After a sharp rally on Monday, the euro consolidated its gains yesterday, still managing to close slightly higher against the US dollar. Tensions between Emmanuel Macron and Donald Trump were in focus during yesterday’s NATO summit, with the US President criticising his French equivalent for his allegations that the military alliance was suffering “brain death”. The US has threatened to implement sanctions on French imports in retaliation for France’s Digital Services tax. As today’s formal NATO talks start today, any further rifts between the US and Europe will be under the spotlight. This morning has already seen final releases for October Services Purchasing Managers Indices. The figures were positive on the whole, with Eurozone wide Services PMI rising to 51.9, better than expected.
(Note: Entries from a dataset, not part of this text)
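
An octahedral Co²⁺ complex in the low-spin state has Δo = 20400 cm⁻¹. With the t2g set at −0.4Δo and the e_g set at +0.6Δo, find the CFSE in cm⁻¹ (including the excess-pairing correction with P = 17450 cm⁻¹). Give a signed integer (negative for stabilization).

-19270

Co²⁺: group 9, so d-count = 9 − 2 = 7.
Configuration: t2g^6 e_g^1.
The orbital stabilization is -1.8Δo = -1.8 × 20400 = -36720 cm⁻¹.
Pairing penalty: 3 pairs vs 2 in the high-spin reference → 1 extra × P = 17450 cm⁻¹.
Overall CFSE = -36720 + 17450 = -19270 cm⁻¹.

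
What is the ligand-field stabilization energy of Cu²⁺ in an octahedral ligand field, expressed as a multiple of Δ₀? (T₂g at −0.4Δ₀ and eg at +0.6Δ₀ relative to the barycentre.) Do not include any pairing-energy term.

Cu is in group 11, so Cu²⁺ is d⁹ (11 − 2 = 9).
Configuration: t₂g⁶ eg³.
CFSE = 6(-0.4Δ₀) + 3(0.6Δ₀) = -2.4Δ₀ + 1.8Δ₀ = -0.6Δ₀.

-0.6 Δ₀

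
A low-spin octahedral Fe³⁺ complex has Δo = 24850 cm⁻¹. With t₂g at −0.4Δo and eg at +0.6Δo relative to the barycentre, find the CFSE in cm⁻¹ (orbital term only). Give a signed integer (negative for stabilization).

Group 8 minus oxidation state +3 gives a d⁵ configuration for Fe³⁺.
Configuration: t₂g⁵ eg⁰.
Orbital CFSE = 5(-0.4) + 0(0.6) = -2.0Δo = -2.0 × 24850 = -49700 cm⁻¹.

-49700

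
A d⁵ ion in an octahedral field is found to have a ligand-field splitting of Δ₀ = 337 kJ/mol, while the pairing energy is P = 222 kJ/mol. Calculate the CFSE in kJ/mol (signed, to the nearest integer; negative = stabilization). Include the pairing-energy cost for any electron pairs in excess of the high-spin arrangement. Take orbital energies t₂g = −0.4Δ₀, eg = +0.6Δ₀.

Δ₀ > P, so pairing is preferred: the ground state is low-spin.
Configuration: t₂g⁵ eg⁰.
Orbital CFSE = -2.0Δ₀ = -2.0 × 337 = -674 kJ/mol.
Excess pairs vs high-spin: 2 − 0 = 2; pairing cost = +444 kJ/mol.
Net CFSE = -674 + 444 = -230 kJ/mol.

-230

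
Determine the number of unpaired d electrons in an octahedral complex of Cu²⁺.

1

Cu²⁺: group 11, so d-count = 11 − 2 = 9.
Configuration: t₂g⁶ eg³, giving 1 unpaired electron.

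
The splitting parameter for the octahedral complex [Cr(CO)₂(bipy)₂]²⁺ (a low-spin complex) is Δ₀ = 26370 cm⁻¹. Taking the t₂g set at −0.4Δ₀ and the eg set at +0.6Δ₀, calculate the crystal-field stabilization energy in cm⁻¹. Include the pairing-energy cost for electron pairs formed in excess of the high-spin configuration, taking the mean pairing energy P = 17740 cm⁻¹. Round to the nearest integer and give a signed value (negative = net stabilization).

Ligand charges: 2×(+0) from CO and 2×(+0) from bipy sum to +0; with overall charge +2, Cr is +2.
Cr sits in group 6; removing 2 electrons leaves Cr²⁺ with 6 − 2 = 4 d electrons.
Configuration: t₂g⁴ eg⁰.
The orbital stabilization is -1.6Δ₀ = -1.6 × 26370 = -42192 cm⁻¹.
Relative to high-spin t₂g³ eg¹ (0 paired), the low-spin configuration has 1 additional pair, contributing +1 × 17740 = +17740 cm⁻¹.
Combining: -42192 + 17740 = -24452 cm⁻¹.

-24452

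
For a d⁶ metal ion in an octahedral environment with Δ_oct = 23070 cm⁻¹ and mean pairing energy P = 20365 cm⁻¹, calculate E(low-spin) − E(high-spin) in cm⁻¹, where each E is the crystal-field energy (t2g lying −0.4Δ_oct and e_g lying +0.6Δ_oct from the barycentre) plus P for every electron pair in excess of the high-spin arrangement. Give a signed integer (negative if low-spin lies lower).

-5410

High-spin d⁶ fills as t2g^4 e_g^2 with CFSE 4(−0.4) + 2(+0.6) = -0.4Δ_oct = -9228 cm⁻¹.
For low-spin the configuration is t2g^6 e_g^0: orbital energy -2.4 × 23070 = -55368 cm⁻¹, and 2 additional pairs relative to high-spin add 40730 cm⁻¹, giving -14638 cm⁻¹.
The difference is -14638 − (-9228) = -5410 cm⁻¹, so low-spin lies lower.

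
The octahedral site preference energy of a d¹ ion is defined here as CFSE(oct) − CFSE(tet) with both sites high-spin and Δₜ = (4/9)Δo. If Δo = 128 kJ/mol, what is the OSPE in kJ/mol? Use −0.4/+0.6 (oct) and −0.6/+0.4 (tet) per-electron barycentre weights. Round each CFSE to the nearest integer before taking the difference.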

The broad dollar regained some momentum over the past 24 hours, as Donald Trump said that he was comfortable with waiting until after the 2020 presidential election to strike a trade deal with China. Elsewhere, the House of Representatives voted in favour of legislation imposing sanctions on Chinese officials over human rights abuses against Muslim minorities, another potential source of escalation in trade tensions. Tariffs on consumer goods are due to go up on December 15th, and if imposed will carry further costs for the US and global economy. Bloomberg is reporting this morning that “people familiar” with US-China talks believe both sides are moving closer to a deal, despite the heated rhetoric. Today at 13:15 GMT ADP’s estimate of Non-Farm Payrolls will be released, followed by services survey data from Markit and ISM at 14:45 and 15:00 respectively.
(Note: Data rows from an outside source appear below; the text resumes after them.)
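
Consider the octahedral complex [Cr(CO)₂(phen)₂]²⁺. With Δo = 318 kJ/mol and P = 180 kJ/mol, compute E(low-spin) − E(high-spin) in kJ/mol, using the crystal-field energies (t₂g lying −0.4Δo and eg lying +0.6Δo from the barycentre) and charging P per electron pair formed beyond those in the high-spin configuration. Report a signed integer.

-138

Ligand charges: 2×(+0) from CO and 2×(+0) from phen sum to +0; with overall charge +2, Cr is +2.
Cr²⁺: group 6, so d-count = 6 − 2 = 4.
In the high-spin limit (t₂g³ eg¹) the orbital term is -0.6Δo = -191 kJ/mol, with no excess pairing.
For low-spin the configuration is t₂g⁴ eg⁰: orbital energy -1.6 × 318 = -509 kJ/mol, and 1 additional pair relative to high-spin adds 180 kJ/mol, giving -329 kJ/mol.
The difference is -329 − (-191) = -138 kJ/mol, so low-spin lies lower.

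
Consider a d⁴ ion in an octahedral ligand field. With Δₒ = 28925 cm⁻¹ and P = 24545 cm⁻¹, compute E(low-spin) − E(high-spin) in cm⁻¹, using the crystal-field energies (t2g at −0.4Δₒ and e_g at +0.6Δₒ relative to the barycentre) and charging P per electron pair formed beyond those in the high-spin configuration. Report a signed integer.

-4380

High-spin: t2g^3 e_g^1, CFSE = -0.6Δₒ = -17355 cm⁻¹.
For low-spin the configuration is t2g^4 e_g^0: orbital energy -1.6 × 28925 = -46280 cm⁻¹, and 1 additional pair relative to high-spin adds 24545 cm⁻¹, giving -21735 cm⁻¹.
E(LS) − E(HS) = -21735 − (-17355) = -4380 cm⁻¹.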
The loonie is lower marginally this morning, ahead of today’s Bank of Canada decision. Although no change in interest rates is expected, there is considerable scope for loonie volatility depending on the signal the Bank chooses to give about policy in 2020. The domestic Canadian economy remains in fairly good shape, but international conditions remain under a cloud of uncertainty from US trade policy, so the rate statement is likely to be fairly cautious. October’s rate statement noted a weakening global outlook and promised that the BOC would pay “close attention” to consumer spending and housing market in Canada’s economy. Housing starts shrunk sharply in October, but core retail sales beat expectations. The Bank of Canada’s rate decision will be released at 15:00 GMT.